In second edition D&D, there is a little known class called the Sha'ir, which was a sort of wizard from Al'Qadim that had a sort of alternative model for obtaining spells. Instead of memorizing them, the wizard would send his gen, or little genie, off to fetch the spell, and the genie would return with the spell a round or two later. The benefit here being that the sha'ir was not constrained so much by spell level. The gen would take longer to fetch a spell, the more above the wizard's grade it was, though.
Eventually, there was a Complete Sha'ir Handbook, which was part of the first class-based splatbooks to be published for d&d. For all I know, it was the first rpg-related splatbook series ever. Anyway, it was amazing. Back in 2e there were these things called kits, that were basically a way of customizing a generic class into something more specific and interesting. Like, a thief would take a jackal kit and start stealing peoples' spells, but at great cost to his other abilities. Not that 2e thieves really had abilities, but you get the idea.
In the Complate Sha'ir Handbook, there were probably fifteen or twenty crazy, zany, downright whackadoo kits for sha'irs. Whoever wrote it must have figured "hey, it's not like the sha'ir has any semblance of balance or functionality to begin with, let's just see how much crazy crap we can come up with." And boy, did he ever succeed.

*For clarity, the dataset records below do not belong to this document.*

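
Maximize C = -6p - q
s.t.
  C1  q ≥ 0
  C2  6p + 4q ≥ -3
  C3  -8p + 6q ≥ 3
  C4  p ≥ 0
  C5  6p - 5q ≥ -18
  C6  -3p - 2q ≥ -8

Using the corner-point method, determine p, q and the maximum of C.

Vertices and C = -6p - q:
  (0, 1/2) → C = -1/2
  (21/17, 73/34) → C = -325/34
  (0, 18/5) → C = -18/5
  (4/27, 34/9) → C = -14/3

The binding constraints are -8p + 6q = 3 and p = 0.
Solving simultaneously gives p = 0, q = 1/2.

p = 0, q = 1/2, maximum C = -1/2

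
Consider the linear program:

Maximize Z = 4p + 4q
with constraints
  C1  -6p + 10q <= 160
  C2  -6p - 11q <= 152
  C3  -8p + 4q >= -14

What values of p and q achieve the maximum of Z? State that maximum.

Vertices and Z = 4p + 4q:
  (-1640/63, 8/21) → Z = -6464/63
  (195/14, 341/14) → Z = 1072/7
  (-227/56, -325/28) → Z = -877/14

At the optimal vertex, -6p + 10q = 160 and -8p + 4q = -14.
Solving simultaneously gives p = 195/14, q = 341/14.

p = 195/14, q = 341/14, maximum Z = 1072/7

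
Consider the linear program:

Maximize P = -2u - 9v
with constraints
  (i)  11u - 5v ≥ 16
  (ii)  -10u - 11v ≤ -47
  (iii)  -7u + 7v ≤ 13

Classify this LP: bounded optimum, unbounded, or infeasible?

From the feasible point (137/57, 119/57), moving in the direction (11, -10) keeps every constraint satisfied while P increases without bound.

unbounded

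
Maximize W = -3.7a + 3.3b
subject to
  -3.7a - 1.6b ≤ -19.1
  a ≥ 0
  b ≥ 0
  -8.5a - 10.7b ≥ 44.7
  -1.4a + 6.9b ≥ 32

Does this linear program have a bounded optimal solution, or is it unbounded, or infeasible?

infeasible

The boundaries -3.7a - 1.6b = -19.1 and a = 0 meet at (0, 11.9375), but that point violates -8.5a - 10.7b ≥ 44.7. Every candidate vertex is excluded by some other constraint, so the feasible region is empty.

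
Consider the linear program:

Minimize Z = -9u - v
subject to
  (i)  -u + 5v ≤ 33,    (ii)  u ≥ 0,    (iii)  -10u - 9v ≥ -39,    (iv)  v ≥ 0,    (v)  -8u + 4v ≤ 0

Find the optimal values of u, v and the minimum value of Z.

Corner points and Z = -9u - v:
  (0, 0) → Z = 0
  (39/10, 0) → Z = -351/10
  (39/28, 39/14) → Z = -429/28

The binding constraints are -10u - 9v = -39 and v = 0.
Solving simultaneously gives u = 39/10, v = 0.

u = 39/10, v = 0, minimum Z = -351/10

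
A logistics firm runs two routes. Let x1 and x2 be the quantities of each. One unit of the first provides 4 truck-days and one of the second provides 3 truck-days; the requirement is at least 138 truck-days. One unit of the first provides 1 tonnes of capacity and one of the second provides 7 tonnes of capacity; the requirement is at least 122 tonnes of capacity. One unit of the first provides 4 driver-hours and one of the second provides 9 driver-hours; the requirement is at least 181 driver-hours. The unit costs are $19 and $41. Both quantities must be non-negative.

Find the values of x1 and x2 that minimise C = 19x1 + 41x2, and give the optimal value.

Feasible corners and C = 19x1 + 41x2:
  (0, 46) → C = 1886
  (122, 0) → C = 2318
  (24, 14) → C = 1030
The feasible region is unbounded (it extends along (0, 1), (1, 0)), but C strictly increases along every unbounded feasible direction, so there is no improving ray and the minimum is attained at a vertex.

x1 = 24, x2 = 14, minimum C = 1030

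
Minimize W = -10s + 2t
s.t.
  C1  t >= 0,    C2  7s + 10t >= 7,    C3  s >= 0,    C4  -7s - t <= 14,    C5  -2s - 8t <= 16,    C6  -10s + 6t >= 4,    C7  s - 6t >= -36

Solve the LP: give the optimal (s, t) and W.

Vertices and W = -10s + 2t:
  (0, 7/10) → W = 7/5
  (1/71, 49/71) → W = 88/71
  (0, 6) → W = 12
  (32/9, 178/27) → W = -604/27

The optimum lies where -10s + 6t = 4 and s - 6t = -36.
Solving simultaneously gives s = 32/9, t = 178/27.

s = 32/9, t = 178/27, minimum W = -604/27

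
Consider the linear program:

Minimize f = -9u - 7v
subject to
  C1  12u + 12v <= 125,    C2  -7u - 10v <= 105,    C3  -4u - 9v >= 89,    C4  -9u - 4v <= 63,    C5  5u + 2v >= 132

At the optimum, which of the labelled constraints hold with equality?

C1 and C2

Feasible corners and f = -9u - 7v:
  (1255/18, -2135/36) → f = -7645/36
  (667/18, -959/36) → f = -5293/36
  (85/2, -161/4) → f = -403/4

The minimum is at (1255/18, -2135/36). Substituting into each constraint, equality holds for C1 and C2; the remaining constraints have slack.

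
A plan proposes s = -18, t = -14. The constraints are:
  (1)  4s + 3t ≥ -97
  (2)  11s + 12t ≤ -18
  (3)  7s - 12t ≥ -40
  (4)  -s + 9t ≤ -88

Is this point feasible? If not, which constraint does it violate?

Constraint (1): 4s + 3t = -114, which is not ≥ -97. All other constraints are satisfied.

not feasible — violates (1)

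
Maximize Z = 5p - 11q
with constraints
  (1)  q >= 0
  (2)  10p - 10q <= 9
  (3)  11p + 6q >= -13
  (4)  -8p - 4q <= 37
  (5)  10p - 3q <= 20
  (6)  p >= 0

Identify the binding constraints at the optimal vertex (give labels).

(1) and (2)

Vertices and Z = 5p - 11q:
  (9/10, 0) → Z = 9/2
  (0, 0) → Z = 0
  (173/70, 11/7) → Z = -69/14
The feasible region is unbounded (it extends along (0, 1), (3, 10)), but Z strictly decreases along every unbounded feasible direction, so there is no improving ray and the maximum is attained at a vertex.

The maximum is at (9/10, 0). Substituting into each constraint, equality holds for (1) and (2); the remaining constraints have slack.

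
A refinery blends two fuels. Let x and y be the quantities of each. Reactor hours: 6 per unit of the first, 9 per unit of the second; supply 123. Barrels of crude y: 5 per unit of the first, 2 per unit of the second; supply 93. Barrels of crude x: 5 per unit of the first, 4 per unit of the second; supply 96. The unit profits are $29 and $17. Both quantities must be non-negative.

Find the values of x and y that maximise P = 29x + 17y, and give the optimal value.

Corner points and P = 29x + 17y:
  (0, 0) → P = 0
  (0, 41/3) → P = 697/3
  (93/5, 0) → P = 2697/5
  (124/7, 13/7) → P = 3817/7
  (18, 3/2) → P = 1095/2

The optimum lies where 5x + 2y = 93 and 5x + 4y = 96.
Solving simultaneously gives x = 18, y = 3/2.

x = 18, y = 3/2, maximum P = 1095/2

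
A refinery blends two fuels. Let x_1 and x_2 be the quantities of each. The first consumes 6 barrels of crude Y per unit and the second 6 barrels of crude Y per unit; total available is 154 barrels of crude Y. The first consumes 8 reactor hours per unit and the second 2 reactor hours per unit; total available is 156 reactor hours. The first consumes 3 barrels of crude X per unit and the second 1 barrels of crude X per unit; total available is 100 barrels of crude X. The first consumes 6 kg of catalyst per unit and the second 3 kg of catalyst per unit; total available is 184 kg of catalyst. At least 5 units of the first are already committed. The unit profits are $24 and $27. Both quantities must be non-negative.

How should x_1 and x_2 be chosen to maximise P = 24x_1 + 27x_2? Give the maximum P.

x_1 = 5, x_2 = 62/3, maximum P = 678

Vertices and P = 24x_1 + 27x_2:
  (39/2, 0) → P = 468
  (5, 0) → P = 120
  (157/9, 74/9) → P = 1922/3
  (5, 62/3) → P = 678

The optimum lies where 6x_1 + 6x_2 = 154 and x_1 = 5.
Solving simultaneously gives x_1 = 5, x_2 = 62/3.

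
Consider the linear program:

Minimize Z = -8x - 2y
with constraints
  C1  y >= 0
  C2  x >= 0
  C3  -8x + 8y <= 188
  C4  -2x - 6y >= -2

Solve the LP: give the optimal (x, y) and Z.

x = 1, y = 0, minimum Z = -8

Extreme points and Z = -8x - 2y:
  (0, 0) → Z = 0
  (1, 0) → Z = -8
  (0, 1/3) → Z = -2/3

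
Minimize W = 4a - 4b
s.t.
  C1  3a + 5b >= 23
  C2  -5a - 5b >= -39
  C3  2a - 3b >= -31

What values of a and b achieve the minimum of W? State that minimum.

Vertices and W = 4a - 4b:
  (8, -1/5) → W = 164/5
  (-86/19, 139/19) → W = -900/19
  (-38/25, 233/25) → W = -1084/25

a = -86/19, b = 139/19, minimum W = -900/19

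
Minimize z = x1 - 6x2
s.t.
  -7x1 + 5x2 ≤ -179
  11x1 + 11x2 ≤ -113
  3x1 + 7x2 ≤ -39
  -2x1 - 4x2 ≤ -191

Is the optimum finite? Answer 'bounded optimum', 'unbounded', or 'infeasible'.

infeasible

The boundaries -7x1 + 5x2 = -179 and 11x1 + 11x2 = -113 meet at (117/11, -230/11), but that point violates -2x1 - 4x2 ≤ -191. Every candidate vertex is excluded by some other constraint, so the feasible region is empty.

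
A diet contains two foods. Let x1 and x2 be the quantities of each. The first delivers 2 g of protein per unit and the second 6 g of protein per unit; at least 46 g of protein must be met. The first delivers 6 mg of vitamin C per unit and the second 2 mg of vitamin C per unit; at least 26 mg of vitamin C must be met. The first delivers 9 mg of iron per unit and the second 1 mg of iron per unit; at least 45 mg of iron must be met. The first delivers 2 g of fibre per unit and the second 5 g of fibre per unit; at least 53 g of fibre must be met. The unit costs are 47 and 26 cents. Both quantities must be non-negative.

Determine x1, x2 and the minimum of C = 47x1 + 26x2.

Extreme points and C = 47x1 + 26x2:
  (0, 45) → C = 1170
  (53/2, 0) → C = 2491/2
  (4, 9) → C = 422
The feasible region is unbounded (it extends along (0, 1), (1, 0)), but C strictly increases along every unbounded feasible direction, so there is no improving ray and the minimum is attained at a vertex.

x1 = 4, x2 = 9, minimum C = 422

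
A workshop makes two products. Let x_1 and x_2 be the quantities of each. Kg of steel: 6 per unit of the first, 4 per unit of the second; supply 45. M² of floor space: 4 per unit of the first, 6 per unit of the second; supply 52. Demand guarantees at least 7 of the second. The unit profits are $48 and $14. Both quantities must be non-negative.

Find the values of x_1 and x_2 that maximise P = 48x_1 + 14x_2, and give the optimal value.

x_1 = 5/2, x_2 = 7, maximum P = 218

Corner points and P = 48x_1 + 14x_2:
  (0, 26/3) → P = 364/3
  (0, 7) → P = 98
  (5/2, 7) → P = 218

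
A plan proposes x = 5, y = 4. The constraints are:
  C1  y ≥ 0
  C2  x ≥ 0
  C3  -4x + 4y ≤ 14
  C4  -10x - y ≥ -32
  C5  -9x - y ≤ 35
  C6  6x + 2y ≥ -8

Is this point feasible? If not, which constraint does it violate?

Constraint C4: -10x - y = -54, which is not ≥ -32. All other constraints are satisfied.

not feasible — violates C4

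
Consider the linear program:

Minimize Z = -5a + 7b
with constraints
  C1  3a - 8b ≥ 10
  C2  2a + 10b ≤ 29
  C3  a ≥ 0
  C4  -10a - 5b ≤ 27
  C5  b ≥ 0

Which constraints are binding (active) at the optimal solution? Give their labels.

Corner points and Z = -5a + 7b:
  (166/23, 67/46) → Z = -1191/46
  (10/3, 0) → Z = -50/3
  (29/2, 0) → Z = -145/2

The minimum is at (29/2, 0). Substituting into each constraint, equality holds for C2 and C5; the remaining constraints have slack.

C2 and C5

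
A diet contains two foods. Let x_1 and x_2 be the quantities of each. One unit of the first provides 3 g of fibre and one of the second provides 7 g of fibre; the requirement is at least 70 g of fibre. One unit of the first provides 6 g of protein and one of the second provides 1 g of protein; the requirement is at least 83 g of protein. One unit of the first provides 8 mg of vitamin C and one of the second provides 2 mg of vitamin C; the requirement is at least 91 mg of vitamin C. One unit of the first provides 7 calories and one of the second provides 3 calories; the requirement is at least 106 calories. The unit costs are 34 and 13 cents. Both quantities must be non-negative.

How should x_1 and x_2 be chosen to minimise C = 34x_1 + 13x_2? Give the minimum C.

x_1 = 13, x_2 = 5, minimum C = 507

Extreme points and C = 34x_1 + 13x_2:
  (0, 83) → C = 1079
  (70/3, 0) → C = 2380/3
  (133/10, 43/10) → C = 5081/10
  (13, 5) → C = 507
The feasible region is unbounded (it extends along (0, 1), (1, 0)), but C strictly increases along every unbounded feasible direction, so there is no improving ray and the minimum is attained at a vertex.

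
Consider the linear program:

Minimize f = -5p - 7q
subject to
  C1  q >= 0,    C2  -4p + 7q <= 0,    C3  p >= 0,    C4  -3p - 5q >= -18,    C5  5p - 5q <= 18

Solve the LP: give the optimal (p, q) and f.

Corner points and f = -5p - 7q:
  (0, 0) → f = 0
  (18/5, 0) → f = -18
  (126/41, 72/41) → f = -1134/41
  (9/2, 9/10) → f = -144/5

The binding constraints are -3p - 5q = -18 and 5p - 5q = 18.
Solving simultaneously gives p = 9/2, q = 9/10.

p = 9/2, q = 9/10, minimum f = -144/5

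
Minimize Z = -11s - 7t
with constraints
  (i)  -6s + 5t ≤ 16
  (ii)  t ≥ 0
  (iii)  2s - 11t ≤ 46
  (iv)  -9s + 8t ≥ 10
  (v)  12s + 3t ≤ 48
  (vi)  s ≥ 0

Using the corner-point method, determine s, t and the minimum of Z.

The binding constraints are -6s + 5t = 16 and 12s + 3t = 48.
Solving simultaneously gives s = 32/13, t = 80/13.

s = 32/13, t = 80/13, minimum Z = -912/13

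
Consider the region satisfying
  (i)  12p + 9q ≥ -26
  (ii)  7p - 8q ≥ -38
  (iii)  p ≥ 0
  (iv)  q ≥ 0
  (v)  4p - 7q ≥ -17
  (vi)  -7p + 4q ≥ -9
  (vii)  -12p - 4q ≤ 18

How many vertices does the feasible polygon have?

Of the 21 pairwise boundary intersections, those satisfying every inequality are:
  (0, 0)
  (0, 17/7)
  (9/7, 0)
  (131/33, 155/33)

4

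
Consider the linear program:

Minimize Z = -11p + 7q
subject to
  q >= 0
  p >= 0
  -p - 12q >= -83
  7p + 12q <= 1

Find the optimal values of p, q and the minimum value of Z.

p = 1/7, q = 0, minimum Z = -11/7

Corner points and Z = -11p + 7q:
  (0, 0) → Z = 0
  (1/7, 0) → Z = -11/7
  (0, 1/12) → Z = 7/12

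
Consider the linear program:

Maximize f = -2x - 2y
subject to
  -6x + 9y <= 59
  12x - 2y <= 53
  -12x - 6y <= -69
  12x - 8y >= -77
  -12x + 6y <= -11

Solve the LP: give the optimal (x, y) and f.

Vertices and f = -2x - 2y:
  (19/4, 2) → f = -27/2
  (37/6, 21/2) → f = -100/3
  (10/3, 29/6) → f = -49/3

The optimum lies where 12x - 2y = 53 and -12x - 6y = -69.
Solving simultaneously gives x = 19/4, y = 2.

x = 19/4, y = 2, maximum f = -27/2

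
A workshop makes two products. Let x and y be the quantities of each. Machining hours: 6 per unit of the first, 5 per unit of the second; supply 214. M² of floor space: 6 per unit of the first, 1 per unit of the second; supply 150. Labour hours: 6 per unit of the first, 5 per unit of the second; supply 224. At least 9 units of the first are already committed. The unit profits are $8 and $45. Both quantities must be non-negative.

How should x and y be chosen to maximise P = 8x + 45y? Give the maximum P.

Extreme points and P = 8x + 45y:
  (25, 0) → P = 200
  (9, 0) → P = 72
  (67/3, 16) → P = 2696/3
  (9, 32) → P = 1512

The optimum lies where 6x + 5y = 214 and x = 9.
Solving simultaneously gives x = 9, y = 32.

x = 9, y = 32, maximum P = 1512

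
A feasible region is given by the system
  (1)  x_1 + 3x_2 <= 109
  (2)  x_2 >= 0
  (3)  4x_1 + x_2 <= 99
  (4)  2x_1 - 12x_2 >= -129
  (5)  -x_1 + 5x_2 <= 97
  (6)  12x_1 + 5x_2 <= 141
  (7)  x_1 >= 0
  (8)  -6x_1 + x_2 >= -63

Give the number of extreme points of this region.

5

Intersecting each pair of boundary lines and keeping only the points that satisfy every inequality leaves:
  (0, 0)
  (21/2, 0)
  (1047/154, 915/77)
  (0, 43/4)
  (76/7, 15/7)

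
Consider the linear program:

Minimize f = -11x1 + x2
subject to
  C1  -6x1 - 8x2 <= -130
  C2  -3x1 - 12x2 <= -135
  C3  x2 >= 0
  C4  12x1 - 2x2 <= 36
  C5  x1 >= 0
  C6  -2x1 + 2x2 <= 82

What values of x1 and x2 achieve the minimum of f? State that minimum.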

Sticking out in my head are the mathemagician, the astrologer (who would hang spells on different constellations), the spell slayer (holy wizard-assassins), and the clockwork mage. Especially the clockwork mage. That fucker basically assembled clockpunk robots from scratch, with a list of parts and power sources. You basically spent all your time (and gold) on building crazy robots. It was almost freeform in a lot of ways. And if it died you were out hundreds or thousands of GP. But get a player with a lot of artistic talent or zest for creativity in that class, and you'd end up with half-deer half-lobster mechanical beasties that fired lightning bolts out of their horns.
Sad to say, but in the 2.5 editions since then, nothing has really topped this class for cool factor, and no splatbook has topped the Complete Sha'ir for really creative shit. A lot of the splatbooks have just been updating older, popular options, I guess. But that's no excuse. It's possible that you just can't do as much fun stuff when balance is so paramount, as it has nominally been in 3e and 4e. But where's my fucking clockwork class? Where's my inventor? Where is my balanced system where someone actually builds something? How about a golem construction pet class? Or a wizard biologist that designs his own homunculi? This shit should be easier now that wealth is actually handed out at a more or less set pace. There's homebrew crap on the internet, but my choice of the term "crap" is non-accidental in this case.
All I want is some fucking clockwork.
Also undead behemoth-constructing necromancers.